Eine Spielwiese für das Gründerteam

Und doch konnte die 90 Grad GmbH bereits Einnahmen generieren. Das KiEZ Arendsee engagierte sie als Dienstleister. Zustande kam der Kontakt zum Kinder- und Jugenderholungszentrum über die Wirtschaftsförderung des Altmarkkreises. „Wir hatten dort eine Beratung und offensichtlich hat man sich daran erinnert, was wir vorhaben“, sagt David. Das KiEZ wollte eine Außenanlage neugestalten und dachte ans Klettern, um attraktiver für Besucher*innen zu werden. Das Gründerteam konzipierte Ideen für Parkour- und Boulderelemente und erhielt den Zuschlag. „Es war eine Spielwiese, auf der wir uns ausprobieren durften“, sagt Marten. „Wir konnten schon mal mit Anbietern sprechen und sehen, worauf es ankommt.“ Seit Anfang Oktober 2021 steht der neue KiEZ-Erlebniswald. Eine wichtige Erfahrung für das Unternehmen. Nun liegt der Fokus auf der eigenen Halle.

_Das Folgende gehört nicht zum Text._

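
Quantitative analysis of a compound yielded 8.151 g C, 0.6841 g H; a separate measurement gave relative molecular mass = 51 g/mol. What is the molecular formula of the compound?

C: 8.151 g ÷ 12.01 g/mol = 0.6787 mol
H: 0.6841 g ÷ 1.008 g/mol = 0.6787 mol
Ratios (÷ 0.6787): C 1.000, H 1.000
≈ 1:1 → CH
Empirical-formula mass = 13.02 g/mol
n = 51 / 13.02 = 3.92 ≈ 4
Molecular formula = (CH)×4 = C4H4

C4H4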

Rückkehr nicht ausgeschlossen

Um die zu realisieren, sind die Gründer auch auf Likes angewiesen. Über Erklärvideos und lustige Clips versuchen sie seit dem Start, in den sozialen Netzwerken Menschen für ihr Vorhaben zu begeistern. Reichweite als Argument für das nächste Bankgespräch. Geht es nach Marten und David wissen bald mehr als nur zehn Leute in Salzwedel, was Bouldern und Parkour sind. Die beiden sind zuständig für TikTok und Instagram, Sönke ist der Geschäftsführer und Frank ist als Pädagoge für den geplanten Kinderbereich verantwortlich. David und Marten sind die Boulder-Experten, für Sönke und Frank ist Parkour der zentrale Sport. Die Basis für ihr Unternehmen: 15 Jahre Freundschaft und eine tiefe Verbundenheit zur Altmark.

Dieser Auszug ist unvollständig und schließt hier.